I'm modifying my single phase dust collector and want to mount all the components above the ceiling joists in my shop. The only exception is my collection bin. I want the bin to be located on the floor directly below the Dust Deputy.

This seems like it should work, but I don't know the dynamics of what is happening in the system. 
Does the cyclonic effect continue inside the collection bin or does gravity just take over at the bottom of the Dust Deputy?

I have a full 8' ceiling in my shop, so the drop would be about 5-8 feet to the collection bin.

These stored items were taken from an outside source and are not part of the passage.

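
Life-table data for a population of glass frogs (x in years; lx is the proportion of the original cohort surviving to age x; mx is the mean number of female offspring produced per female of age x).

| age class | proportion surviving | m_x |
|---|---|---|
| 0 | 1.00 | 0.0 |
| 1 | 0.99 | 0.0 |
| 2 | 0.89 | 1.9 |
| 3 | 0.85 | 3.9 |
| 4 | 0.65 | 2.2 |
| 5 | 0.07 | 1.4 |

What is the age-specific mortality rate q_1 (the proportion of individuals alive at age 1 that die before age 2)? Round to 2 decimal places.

q_1 = (l_1 − l_2) / l_1 = (0.99 − 0.89) / 0.99
     = 0.1 / 0.99 = 0.10101… → 0.10

0.10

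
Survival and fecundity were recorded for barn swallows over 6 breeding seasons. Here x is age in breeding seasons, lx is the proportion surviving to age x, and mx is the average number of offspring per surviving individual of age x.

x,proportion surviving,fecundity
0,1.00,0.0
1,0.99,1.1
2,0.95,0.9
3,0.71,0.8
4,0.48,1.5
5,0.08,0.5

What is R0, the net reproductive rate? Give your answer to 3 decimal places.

lx·mx by age: 0, 1.089, 0.855, 0.568, 0.72, 0.04
R0 = Σ lx·mx = 3.272 → 3.272

3.272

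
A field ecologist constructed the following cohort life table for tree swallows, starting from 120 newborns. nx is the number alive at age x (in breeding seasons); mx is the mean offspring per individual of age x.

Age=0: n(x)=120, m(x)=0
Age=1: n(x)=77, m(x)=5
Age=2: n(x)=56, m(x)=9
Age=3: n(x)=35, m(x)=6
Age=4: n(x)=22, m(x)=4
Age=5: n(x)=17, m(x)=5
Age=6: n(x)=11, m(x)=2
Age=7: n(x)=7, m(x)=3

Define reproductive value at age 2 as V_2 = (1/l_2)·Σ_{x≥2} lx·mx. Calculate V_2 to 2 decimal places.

16.61

lx = nx/n0 = nx/120: 1, 0.64167…, 0.46667…, 0.29167…, 0.18333…, 0.14167…, 0.09167…, 0.05833…
lx·mx for x ≥ 2: 4.2…, 1.75…, 0.733333…, 0.708333…, 0.183333…, 0.175… → sum = 7.75…
V_2 = 7.75… / l_2 = 7.75… / 0.466667… = 16.607143… → 16.61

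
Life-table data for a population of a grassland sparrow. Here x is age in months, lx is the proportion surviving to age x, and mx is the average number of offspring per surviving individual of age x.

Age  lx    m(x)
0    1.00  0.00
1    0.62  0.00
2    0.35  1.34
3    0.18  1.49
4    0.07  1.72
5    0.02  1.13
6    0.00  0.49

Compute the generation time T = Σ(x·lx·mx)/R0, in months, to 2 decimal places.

lx·mx: 0, 0, 0.469, 0.2682, 0.1204, 0.0226, 0 → R0 = 0.8802
x·lx·mx: 0, 0, 0.938, 0.8046, 0.4816, 0.113, 0 → Σ = 2.3372
T = 2.3372 / 0.8802 = 2.655306… → 2.66

2.66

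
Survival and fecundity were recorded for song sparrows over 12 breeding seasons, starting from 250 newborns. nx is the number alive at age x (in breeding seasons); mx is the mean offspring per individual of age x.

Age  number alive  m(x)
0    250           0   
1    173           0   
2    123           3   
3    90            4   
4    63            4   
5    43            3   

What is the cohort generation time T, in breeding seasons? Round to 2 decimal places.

3.13

lx = nx/n0 = nx/250: 1, 0.692, 0.492, 0.36, 0.252, 0.172
lx·mx: 0, 0, 1.476, 1.44, 1.008, 0.516 → R0 = 4.44
x·lx·mx: 0, 0, 2.952, 4.32, 4.032, 2.58 → Σ = 13.884
T = 13.884 / 4.44 = 3.127027… → 3.13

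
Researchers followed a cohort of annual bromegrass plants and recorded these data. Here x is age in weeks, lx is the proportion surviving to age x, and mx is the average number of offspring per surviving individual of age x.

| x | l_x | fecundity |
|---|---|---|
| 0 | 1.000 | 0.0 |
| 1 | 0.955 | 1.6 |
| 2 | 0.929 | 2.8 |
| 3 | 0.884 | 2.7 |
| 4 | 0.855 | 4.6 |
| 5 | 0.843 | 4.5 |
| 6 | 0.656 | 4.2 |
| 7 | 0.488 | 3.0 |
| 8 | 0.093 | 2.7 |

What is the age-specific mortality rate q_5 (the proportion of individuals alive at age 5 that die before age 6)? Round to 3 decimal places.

0.222

q_5 = (l_5 − l_6) / l_5 = (0.843 − 0.656) / 0.843
     = 0.187 / 0.843 = 0.221827… → 0.222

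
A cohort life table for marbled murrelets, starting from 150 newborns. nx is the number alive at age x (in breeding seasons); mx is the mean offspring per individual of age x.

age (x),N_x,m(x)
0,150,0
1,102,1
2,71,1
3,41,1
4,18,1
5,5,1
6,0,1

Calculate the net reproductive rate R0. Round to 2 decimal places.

1.58

lx = nx/n0 = nx/150: 1, 0.68, 0.47333…, 0.27333…, 0.12, 0.03333…, 0
lx·mx by age: 0, 0.68, 0.473333…, 0.273333…, 0.12, 0.033333…, 0
R0 = Σ lx·mx = 1.58… → 1.58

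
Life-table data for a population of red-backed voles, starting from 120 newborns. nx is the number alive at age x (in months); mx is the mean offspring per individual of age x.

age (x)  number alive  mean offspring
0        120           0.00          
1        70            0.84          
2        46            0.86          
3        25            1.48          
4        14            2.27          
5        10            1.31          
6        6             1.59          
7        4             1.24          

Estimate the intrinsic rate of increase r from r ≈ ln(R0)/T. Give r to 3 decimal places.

0.177

lx = nx/n0 = nx/120: 1, 0.58333…, 0.38333…, 0.20833…, 0.11667…, 0.08333…, 0.05, 0.03333…
R0 = Σ lx·mx = 0 + 0.49… + 0.32967… + 0.30833… + 0.26483… + 0.10917… + 0.0795 + 0.04133… = 1.622833…
Σ x·lx·mx = 4.445833…; T = 4.445833…/1.622833… = 2.73955…
r ≈ ln(R0)/T = ln(1.622833…)/2.73955… = 0.17673… → 0.177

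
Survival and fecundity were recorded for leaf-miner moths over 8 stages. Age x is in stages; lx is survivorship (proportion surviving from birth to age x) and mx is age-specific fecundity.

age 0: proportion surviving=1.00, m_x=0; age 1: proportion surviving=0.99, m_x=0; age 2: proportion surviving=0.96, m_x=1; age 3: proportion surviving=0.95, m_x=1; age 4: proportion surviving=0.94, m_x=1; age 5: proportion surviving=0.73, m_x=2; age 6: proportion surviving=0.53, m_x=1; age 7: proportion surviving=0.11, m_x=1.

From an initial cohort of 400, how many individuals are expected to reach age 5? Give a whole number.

Expected survivors = N0 · l_5 = 400 × 0.73 = 292 → 292

292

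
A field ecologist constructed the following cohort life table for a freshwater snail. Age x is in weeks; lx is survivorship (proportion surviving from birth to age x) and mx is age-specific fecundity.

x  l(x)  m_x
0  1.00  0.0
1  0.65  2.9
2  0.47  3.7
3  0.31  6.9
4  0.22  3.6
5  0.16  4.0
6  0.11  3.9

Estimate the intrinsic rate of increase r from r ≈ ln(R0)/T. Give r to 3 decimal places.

0.747

R0 = Σ lx·mx = 0 + 1.885 + 1.739 + 2.139 + 0.792 + 0.64 + 0.429 = 7.624
Σ x·lx·mx = 20.722; T = 20.722/7.624 = 2.718…
r ≈ ln(R0)/T = ln(7.624)/2.718… = 0.74735… → 0.747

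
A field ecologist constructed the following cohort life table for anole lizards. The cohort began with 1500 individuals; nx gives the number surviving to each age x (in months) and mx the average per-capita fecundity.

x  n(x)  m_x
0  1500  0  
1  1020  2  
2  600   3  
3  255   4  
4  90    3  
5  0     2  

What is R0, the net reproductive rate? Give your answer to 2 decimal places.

3.42

lx = nx/n0 = nx/1500: 1, 0.68, 0.4, 0.17, 0.06, 0
lx·mx by age: 0, 1.36, 1.2, 0.68, 0.18, 0
R0 = Σ lx·mx = 3.42 → 3.42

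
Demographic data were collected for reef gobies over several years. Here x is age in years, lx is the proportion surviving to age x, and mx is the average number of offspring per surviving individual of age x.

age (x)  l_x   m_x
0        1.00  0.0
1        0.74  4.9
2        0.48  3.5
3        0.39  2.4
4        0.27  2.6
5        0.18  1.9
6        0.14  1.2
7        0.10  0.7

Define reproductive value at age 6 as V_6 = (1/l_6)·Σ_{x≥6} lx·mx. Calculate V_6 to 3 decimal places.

1.700

lx·mx for x ≥ 6: 0.168, 0.07 → sum = 0.238
V_6 = 0.238 / l_6 = 0.238 / 0.14 = 1.7 → 1.700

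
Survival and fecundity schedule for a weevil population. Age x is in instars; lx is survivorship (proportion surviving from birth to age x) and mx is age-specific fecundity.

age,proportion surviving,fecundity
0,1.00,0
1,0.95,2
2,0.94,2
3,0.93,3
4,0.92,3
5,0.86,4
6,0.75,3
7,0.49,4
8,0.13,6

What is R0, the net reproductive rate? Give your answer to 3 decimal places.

lx·mx by age: 0, 1.9, 1.88, 2.79, 2.76, 3.44, 2.25, 1.96, 0.78
R0 = Σ lx·mx = 17.76 → 17.760

17.760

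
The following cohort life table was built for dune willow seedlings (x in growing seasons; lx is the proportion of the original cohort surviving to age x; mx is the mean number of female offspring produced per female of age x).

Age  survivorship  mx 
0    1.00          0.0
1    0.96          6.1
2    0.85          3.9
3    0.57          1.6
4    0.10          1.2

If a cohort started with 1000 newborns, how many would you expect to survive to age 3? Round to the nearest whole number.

Expected survivors = N0 · l_3 = 1000 × 0.57 = 570 → 570

570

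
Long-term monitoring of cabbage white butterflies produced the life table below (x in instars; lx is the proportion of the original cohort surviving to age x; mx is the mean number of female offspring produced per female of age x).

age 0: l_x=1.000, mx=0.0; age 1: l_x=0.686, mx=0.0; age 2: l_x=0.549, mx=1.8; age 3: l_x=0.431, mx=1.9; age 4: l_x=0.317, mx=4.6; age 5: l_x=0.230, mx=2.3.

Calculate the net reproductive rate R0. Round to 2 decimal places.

3.79

lx·mx by age: 0, 0, 0.9882, 0.8189, 1.4582, 0.529
R0 = Σ lx·mx = 3.7943 → 3.79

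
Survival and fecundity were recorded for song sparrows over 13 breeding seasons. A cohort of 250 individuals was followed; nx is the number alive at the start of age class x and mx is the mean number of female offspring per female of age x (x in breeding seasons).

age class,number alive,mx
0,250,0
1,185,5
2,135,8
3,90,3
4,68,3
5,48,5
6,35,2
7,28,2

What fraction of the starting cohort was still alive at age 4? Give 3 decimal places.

l_4 = n_4/n_0 = 68/250 = 0.272 → 0.272

0.272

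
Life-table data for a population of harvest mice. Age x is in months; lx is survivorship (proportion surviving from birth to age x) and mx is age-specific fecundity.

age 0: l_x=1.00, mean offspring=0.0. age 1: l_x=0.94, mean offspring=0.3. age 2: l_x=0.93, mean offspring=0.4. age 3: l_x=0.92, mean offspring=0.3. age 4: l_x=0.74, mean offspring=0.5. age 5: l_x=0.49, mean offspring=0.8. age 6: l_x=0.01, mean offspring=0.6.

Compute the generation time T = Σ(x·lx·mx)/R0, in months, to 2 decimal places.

3.14

lx·mx: 0, 0.282, 0.372, 0.276, 0.37, 0.392, 0.006 → R0 = 1.698
x·lx·mx: 0, 0.282, 0.744, 0.828, 1.48, 1.96, 0.036 → Σ = 5.33
T = 5.33 / 1.698 = 3.138987… → 3.14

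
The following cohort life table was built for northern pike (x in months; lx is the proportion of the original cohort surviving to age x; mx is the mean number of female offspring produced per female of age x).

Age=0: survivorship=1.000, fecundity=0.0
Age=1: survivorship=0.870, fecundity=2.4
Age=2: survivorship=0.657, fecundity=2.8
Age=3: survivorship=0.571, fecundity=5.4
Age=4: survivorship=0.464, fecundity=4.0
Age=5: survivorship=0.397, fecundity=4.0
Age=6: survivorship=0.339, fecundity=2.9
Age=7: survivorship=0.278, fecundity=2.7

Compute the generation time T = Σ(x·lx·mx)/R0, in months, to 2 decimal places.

3.41

lx·mx: 0, 2.088, 1.8396, 3.0834, 1.856, 1.588, 0.9831, 0.7506 → R0 = 12.1887
x·lx·mx: 0, 2.088, 3.6792, 9.2502, 7.424, 7.94, 5.8986, 5.2542 → Σ = 41.5342
T = 41.5342 / 12.1887 = 3.407599… → 3.41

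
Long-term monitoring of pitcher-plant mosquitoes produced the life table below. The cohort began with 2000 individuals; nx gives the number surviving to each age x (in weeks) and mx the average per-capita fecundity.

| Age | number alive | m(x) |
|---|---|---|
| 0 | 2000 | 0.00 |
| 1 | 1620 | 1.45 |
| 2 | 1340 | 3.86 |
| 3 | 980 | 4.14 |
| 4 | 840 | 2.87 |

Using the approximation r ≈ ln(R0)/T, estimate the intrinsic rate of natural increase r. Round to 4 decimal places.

lx = nx/n0 = nx/2000: 1, 0.81, 0.67, 0.49, 0.42
R0 = Σ lx·mx = 0 + 1.1745 + 2.5862 + 2.0286 + 1.2054 = 6.9947
Σ x·lx·mx = 17.2543; T = 17.2543/6.9947 = 2.46677…
r ≈ ln(R0)/T = ln(6.9947)/2.46677… = 0.788543… → 0.7885

0.7885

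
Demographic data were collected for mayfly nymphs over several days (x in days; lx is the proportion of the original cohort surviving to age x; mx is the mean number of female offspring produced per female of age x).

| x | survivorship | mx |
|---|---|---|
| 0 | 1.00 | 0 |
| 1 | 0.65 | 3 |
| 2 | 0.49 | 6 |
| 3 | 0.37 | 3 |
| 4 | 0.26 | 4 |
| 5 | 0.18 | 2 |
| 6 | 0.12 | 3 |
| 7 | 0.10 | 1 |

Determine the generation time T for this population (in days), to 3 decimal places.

lx·mx: 0, 1.95, 2.94, 1.11, 1.04, 0.36, 0.36, 0.1 → R0 = 7.86
x·lx·mx: 0, 1.95, 5.88, 3.33, 4.16, 1.8, 2.16, 0.7 → Σ = 19.98
T = 19.98 / 7.86 = 2.541985… → 2.542

2.542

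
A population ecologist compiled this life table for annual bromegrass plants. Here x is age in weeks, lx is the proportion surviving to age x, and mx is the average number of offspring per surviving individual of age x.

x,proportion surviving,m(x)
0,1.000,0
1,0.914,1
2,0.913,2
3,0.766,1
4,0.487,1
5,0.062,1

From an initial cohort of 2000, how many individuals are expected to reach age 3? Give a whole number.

Expected survivors = N0 · l_3 = 2000 × 0.766 = 1532 → 1532

1532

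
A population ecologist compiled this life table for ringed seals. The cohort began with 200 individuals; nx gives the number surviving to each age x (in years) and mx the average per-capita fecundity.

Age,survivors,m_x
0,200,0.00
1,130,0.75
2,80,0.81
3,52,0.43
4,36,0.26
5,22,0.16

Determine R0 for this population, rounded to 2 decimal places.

lx = nx/n0 = nx/200: 1, 0.65, 0.4, 0.26, 0.18, 0.11
lx·mx by age: 0, 0.4875, 0.324, 0.1118, 0.0468, 0.0176
R0 = Σ lx·mx = 0.9877 → 0.99

0.99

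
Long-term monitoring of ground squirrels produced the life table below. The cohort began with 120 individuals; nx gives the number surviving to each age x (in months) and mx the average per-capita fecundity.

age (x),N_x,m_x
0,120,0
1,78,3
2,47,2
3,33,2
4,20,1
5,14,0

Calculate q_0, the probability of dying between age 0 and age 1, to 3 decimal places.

lx = nx/n0 = nx/120: 1, 0.65, 0.39167…, 0.275, 0.16667…, 0.11667…
q_0 = (l_0 − l_1) / l_0 = (1 − 0.65) / 1
     = 0.35 / 1 = 0.35 → 0.350

0.350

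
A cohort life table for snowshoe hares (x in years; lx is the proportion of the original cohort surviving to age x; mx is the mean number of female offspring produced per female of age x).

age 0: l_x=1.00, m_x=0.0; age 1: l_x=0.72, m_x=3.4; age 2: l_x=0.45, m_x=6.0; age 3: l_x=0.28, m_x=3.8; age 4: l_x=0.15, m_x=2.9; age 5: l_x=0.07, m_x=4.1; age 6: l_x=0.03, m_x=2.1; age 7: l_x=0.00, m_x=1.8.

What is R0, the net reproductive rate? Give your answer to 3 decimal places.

6.997

lx·mx by age: 0, 2.448, 2.7, 1.064, 0.435, 0.287, 0.063, 0
R0 = Σ lx·mx = 6.997 → 6.997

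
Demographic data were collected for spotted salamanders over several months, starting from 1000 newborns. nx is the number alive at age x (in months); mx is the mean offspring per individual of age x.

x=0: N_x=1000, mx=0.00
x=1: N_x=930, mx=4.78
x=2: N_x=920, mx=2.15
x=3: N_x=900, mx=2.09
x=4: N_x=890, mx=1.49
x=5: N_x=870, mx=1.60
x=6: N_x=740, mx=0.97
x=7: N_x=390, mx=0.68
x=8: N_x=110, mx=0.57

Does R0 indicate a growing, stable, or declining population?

growing

lx = nx/n0 = nx/1000: 1, 0.93, 0.92, 0.9, 0.89, 0.87, 0.74, 0.39, 0.11
R0 = Σ lx·mx = 0 + 4.4454 + 1.978 + 1.881 + 1.3261 + 1.392 + 0.7178 + 0.2652 + 0.0627 = 12.0682
R0 > 1, so the population is growing.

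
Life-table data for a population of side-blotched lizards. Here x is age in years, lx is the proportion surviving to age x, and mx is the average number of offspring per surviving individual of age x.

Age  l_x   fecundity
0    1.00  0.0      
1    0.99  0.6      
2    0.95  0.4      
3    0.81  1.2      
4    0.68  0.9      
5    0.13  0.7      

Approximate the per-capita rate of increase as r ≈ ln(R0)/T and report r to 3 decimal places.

0.360

R0 = Σ lx·mx = 0 + 0.594 + 0.38 + 0.972 + 0.612 + 0.091 = 2.649
Σ x·lx·mx = 7.173; T = 7.173/2.649 = 2.70781…
r ≈ ln(R0)/T = ln(2.649)/2.70781… = 0.35977… → 0.360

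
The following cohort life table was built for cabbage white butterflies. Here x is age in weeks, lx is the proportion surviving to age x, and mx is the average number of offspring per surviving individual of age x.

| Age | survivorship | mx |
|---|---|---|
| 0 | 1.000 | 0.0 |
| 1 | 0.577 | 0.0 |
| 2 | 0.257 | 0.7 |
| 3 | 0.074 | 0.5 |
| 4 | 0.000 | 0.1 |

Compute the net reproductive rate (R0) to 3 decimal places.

lx·mx by age: 0, 0, 0.1799, 0.037, 0
R0 = Σ lx·mx = 0.2169 → 0.217

0.217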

Has anybody tried this configuration?
Thanks,
Moe


----------



## HoytC (Dec 30, 2019)

You can certainly do that. In fact, if you seal it well the separation can actually be improved. The longer exit path makes is less likely that random fluctuations in the vortex will will reach the dust pile in the bin and pick it up, sending it to the filter.
Ideally, the vortex ends at the outlet but a real vortex is a chaotic process. You've probably seen tornado videos or an uncapped air or water hose whipping around. The same thing happens with the vortex in a cyclonic separator. It can randomly take a dip into the dust bin. That effect, by the way, is the main problem with so called short body cyclones. They separate reasonably well but the dust doesn't reliably stay in the bin.
TL;DR: Yes, do it. It's more likely to be better, not worse, than the direct connection.


----------



## Tony B (Jul 30, 2008)

Dont know for sure but I would assume that if all of the connections are air tight, it should work. I have a similar version of the Dust Deputy sold at Home Depot and the dust and shavings enter and swirl around with the heavier stuff like shavings, dust and trash drop down into the 5 gallon bucket and the cyclonic wind just exits the upper part and goes into the shop vac..
I would think, in theory, that the lower unit whether it be a 5 gal or 55 Gal would not matter. Every thing may be delayed a second or two to evacuate all the air in the lower collector if say a hose and 55 gal drum. I was thinking of doing the same idea with my little Home Depot small collector. Main problem which should be minor, would be sealing the the 5 gallon bucket to a hose on the bottom side and sealing the other end of the hose to the 55 gal drum. Then make an easy way to empty the the 55 gal drum.
I was thinking of using a 40 or 55 gal plastic drum,with a lid. I could cut a hole in the lid and make an airtight seal between it and the bottom of the 5 gal bucket. Just need to figure out how to make the airtight connection, easily remove the 5 gal bucket from the top of it and dumpoing the 55 gal drum. Just been either too busy or too lazy to come up with a simple solution. I know there has got to be one because if I thought of it, thousands of others have thought of it before me.
Thoughts are universal.
As an alternative, The 5 gallon bucket can be mounted high with the dust collector unit and not mounted to the 55 gal drum. Just a hose connecting the 2. That might simplify the emptying part of the task. All you would have to do is disconnect the 4" hose. That would leave you with the task of figuring out how to remove the lid from the 55 gal drum. Some of the larger drums have lids that are easily removable and that would solve the whole problem. That would leave me with the next question: would my shop vac still function well with the greater volume of air in the circuit caused by the 55 gal drum. MY instincts at the moment think it would not be a problem.
Soooooooooooooooooooo.........to make this all I would have to do is get a plastic 40 or 55 gal drum with a removable plastic lid. Make a 4" hole in the top with a fitting for a 4" hose. Then do the same thing to the bottom of the 5 gallon bucket. making both hose connections air tight.


----------